Grant that mankind has sprung from one pair, and that this pair fell as Genesis three tells us, and the state of human nature everywhere is easily accounted for. Deny it, as many do, and you are at once involved in inexplicable difficulties. In a word, the conformity and universality of human corruption supply one of the most unanswerable instances of the enormous difficulties of infidelity.

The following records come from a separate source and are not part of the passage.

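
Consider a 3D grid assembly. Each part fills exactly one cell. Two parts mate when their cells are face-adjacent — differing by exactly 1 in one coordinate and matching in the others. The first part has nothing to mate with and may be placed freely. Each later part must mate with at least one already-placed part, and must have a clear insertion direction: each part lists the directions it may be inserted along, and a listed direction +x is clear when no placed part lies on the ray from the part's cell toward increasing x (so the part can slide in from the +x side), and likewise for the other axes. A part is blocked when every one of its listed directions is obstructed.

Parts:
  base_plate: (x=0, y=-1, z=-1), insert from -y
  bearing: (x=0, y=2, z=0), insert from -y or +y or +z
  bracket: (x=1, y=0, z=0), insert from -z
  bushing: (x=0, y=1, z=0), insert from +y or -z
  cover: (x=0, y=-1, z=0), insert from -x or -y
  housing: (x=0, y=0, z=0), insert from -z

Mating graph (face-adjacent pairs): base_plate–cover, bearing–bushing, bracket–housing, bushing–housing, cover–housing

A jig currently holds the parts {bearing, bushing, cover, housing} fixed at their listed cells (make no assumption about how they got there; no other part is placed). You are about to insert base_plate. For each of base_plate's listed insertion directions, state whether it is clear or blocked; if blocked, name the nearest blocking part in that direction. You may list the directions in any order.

-y: ray from base_plate(0, -1, -1) has no placed part ⇒ clear

-y: clear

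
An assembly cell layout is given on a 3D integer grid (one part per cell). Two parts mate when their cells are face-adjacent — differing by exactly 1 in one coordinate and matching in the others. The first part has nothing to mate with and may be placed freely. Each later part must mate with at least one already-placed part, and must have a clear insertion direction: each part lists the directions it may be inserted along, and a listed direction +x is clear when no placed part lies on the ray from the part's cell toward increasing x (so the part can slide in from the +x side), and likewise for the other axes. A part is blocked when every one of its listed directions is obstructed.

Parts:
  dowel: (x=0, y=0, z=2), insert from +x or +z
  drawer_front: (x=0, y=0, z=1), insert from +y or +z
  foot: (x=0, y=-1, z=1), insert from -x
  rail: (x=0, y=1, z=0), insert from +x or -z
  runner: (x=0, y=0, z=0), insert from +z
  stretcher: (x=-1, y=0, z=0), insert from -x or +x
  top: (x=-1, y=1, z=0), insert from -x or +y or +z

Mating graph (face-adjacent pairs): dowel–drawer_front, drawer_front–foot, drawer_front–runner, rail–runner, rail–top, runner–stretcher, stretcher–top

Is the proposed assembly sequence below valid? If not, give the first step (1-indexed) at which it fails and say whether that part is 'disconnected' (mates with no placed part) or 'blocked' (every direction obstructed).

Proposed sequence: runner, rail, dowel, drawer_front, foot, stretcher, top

1. runner@(0, 0, 0) [+z clear] — {runner}
2. rail@(0, 1, 0) [+x clear] — {rail, runner}
3. dowel@(0, 0, 2) — no placed neighbour ⇒ disconnected

Invalid at step 3 (disconnected)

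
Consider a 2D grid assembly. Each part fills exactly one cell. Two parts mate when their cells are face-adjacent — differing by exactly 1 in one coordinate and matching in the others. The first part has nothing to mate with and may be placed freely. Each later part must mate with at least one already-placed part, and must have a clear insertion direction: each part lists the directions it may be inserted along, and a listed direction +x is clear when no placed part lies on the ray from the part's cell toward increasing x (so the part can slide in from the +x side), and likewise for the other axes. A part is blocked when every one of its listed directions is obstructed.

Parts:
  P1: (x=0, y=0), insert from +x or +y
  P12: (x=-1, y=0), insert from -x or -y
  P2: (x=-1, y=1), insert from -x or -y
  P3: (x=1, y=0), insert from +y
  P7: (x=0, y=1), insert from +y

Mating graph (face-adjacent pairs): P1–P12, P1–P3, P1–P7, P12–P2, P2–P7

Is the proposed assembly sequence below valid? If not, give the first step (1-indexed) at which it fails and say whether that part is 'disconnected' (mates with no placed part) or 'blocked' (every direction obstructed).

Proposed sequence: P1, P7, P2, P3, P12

Valid

1. P1@(0, 0) [+x clear] — {P1}
2. P7@(0, 1) [+y clear] — {P1, P7}
3. P2@(-1, 1) [-x clear] — {P1, P2, P7}
4. P3@(1, 0) [+y clear] — {P1, P2, P3, P7}
5. P12@(-1, 0) [-x clear] — {P1, P12, P2, P3, P7}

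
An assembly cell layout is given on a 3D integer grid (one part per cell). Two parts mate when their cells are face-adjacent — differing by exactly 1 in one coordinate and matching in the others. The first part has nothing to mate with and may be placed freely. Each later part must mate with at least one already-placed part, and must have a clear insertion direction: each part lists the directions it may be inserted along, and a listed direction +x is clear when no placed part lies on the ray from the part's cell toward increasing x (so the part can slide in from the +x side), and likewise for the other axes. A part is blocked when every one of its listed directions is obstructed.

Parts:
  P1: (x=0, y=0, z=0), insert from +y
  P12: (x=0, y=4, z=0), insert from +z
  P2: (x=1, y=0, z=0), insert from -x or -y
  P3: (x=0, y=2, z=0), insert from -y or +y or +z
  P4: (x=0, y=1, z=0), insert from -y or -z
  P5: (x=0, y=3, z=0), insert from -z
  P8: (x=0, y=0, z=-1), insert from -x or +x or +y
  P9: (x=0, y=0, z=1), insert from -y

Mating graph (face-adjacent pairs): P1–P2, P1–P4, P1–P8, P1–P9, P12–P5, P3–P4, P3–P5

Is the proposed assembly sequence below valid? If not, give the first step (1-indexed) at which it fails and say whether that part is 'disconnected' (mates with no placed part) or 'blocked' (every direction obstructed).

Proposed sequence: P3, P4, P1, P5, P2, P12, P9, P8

1. P3@(0, 2, 0) [-y clear] — {P3}
2. P4@(0, 1, 0) [-y clear] — {P3, P4}
3. P1@(0, 0, 0) — +y all obstructed ⇒ blocked

Invalid at step 3 (blocked)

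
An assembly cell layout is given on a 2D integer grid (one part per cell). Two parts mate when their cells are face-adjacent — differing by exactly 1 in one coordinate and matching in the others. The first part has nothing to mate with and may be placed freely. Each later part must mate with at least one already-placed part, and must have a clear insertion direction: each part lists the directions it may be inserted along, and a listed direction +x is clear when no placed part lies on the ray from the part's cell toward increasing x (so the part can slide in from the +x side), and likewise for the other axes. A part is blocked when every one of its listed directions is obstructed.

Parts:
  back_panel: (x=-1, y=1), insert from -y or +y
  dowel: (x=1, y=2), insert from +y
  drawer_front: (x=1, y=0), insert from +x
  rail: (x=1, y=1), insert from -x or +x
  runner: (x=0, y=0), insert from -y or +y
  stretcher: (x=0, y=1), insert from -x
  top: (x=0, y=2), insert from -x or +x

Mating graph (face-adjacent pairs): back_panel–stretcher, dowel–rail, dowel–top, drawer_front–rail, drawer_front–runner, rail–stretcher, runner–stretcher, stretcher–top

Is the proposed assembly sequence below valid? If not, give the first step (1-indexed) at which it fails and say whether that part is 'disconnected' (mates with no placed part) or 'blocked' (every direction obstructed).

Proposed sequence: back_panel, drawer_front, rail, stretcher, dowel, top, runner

1. back_panel@(-1, 1) [-y clear] — {back_panel}
2. drawer_front@(1, 0) — no placed neighbour ⇒ disconnected

Invalid at step 2 (disconnected)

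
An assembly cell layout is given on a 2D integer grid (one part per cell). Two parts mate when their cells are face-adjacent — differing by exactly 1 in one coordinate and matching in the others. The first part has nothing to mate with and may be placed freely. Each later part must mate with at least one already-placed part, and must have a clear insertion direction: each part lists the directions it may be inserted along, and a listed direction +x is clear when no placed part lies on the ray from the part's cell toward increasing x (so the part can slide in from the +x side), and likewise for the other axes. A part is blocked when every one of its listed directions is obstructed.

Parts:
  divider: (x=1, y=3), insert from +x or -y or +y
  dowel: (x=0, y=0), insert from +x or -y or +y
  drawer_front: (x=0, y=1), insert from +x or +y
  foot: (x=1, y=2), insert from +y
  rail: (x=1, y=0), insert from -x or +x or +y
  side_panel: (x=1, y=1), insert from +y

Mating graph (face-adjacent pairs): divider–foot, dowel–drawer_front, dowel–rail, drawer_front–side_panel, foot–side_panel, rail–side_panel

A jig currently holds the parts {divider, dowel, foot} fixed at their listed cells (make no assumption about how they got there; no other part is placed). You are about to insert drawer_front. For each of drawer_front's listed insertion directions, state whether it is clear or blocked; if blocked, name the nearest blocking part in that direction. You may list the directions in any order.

+x: clear; +y: clear

+x: ray from drawer_front(0, 1) has no placed part ⇒ clear
+y: ray from drawer_front(0, 1) has no placed part ⇒ clear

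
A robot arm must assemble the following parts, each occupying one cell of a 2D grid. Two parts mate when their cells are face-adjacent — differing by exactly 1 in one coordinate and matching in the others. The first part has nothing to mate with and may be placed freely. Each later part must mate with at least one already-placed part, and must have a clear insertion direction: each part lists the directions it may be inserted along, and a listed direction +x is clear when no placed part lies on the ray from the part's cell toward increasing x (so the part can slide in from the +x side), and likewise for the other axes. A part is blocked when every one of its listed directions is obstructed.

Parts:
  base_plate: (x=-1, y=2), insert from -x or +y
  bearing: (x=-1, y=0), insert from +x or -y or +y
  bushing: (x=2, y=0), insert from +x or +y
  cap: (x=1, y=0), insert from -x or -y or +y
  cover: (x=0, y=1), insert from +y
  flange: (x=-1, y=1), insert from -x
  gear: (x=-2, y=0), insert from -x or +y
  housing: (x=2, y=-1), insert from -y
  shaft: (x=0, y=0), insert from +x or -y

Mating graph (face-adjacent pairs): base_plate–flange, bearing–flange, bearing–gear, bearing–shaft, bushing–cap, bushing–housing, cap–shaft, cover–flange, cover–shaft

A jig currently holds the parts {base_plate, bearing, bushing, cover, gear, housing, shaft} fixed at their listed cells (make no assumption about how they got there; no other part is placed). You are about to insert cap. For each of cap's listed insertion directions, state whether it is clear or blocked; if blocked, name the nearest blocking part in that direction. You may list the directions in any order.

+y: clear; -x: blocked by shaft; -y: clear

-x: nearest on ray is shaft@(0, 0) ⇒ blocked
-y: ray from cap(1, 0) has no placed part ⇒ clear
+y: ray from cap(1, 0) has no placed part ⇒ clear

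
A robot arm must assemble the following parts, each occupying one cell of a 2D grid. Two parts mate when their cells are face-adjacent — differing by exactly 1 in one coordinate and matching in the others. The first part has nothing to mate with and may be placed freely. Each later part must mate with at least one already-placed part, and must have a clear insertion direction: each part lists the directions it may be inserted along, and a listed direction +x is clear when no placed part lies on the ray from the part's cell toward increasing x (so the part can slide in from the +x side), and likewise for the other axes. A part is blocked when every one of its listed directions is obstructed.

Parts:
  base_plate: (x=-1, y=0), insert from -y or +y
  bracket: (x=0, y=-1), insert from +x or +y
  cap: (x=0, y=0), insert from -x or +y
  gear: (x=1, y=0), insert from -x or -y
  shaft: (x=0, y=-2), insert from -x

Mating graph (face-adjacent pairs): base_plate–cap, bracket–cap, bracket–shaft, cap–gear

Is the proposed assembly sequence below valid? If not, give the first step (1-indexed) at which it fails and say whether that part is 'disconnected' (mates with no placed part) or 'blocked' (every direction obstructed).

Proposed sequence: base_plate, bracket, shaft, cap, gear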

Holiness touches the deepest parts of Christian personality. It touches the emotions and causes the believer to hate what God hates and to love what God loves. Holiness influences one to eschew the evil and cleave to that which is good. It was holiness that led the Apostle Paul to say, “I delight in the law of God after the inward man… In me (that is, in my flesh) dwelleth no good thing” (Rom. 7:18-22). Holiness inspired the Psalmist to write, “I esteem all Thy precepts concerning all things to be right, and I hate every false way” (Psa. 119:128). Holiness effects the will so that it refuses to allow sin to have dominion (Rom. 6:9-14), and that, instead, every thought might be brought into captivity to the obedience of Christ. Holiness so effects the will that it makes the Christian a rebel to sin and a willing captive to Christ.


Holiness influences the mind so that the mind is purged from pride and arrogance and imbibes the lowliness and meekness of Christ. Holiness leads the believer to mind not high things but to condescend to men of low estate (Rom. 12:16).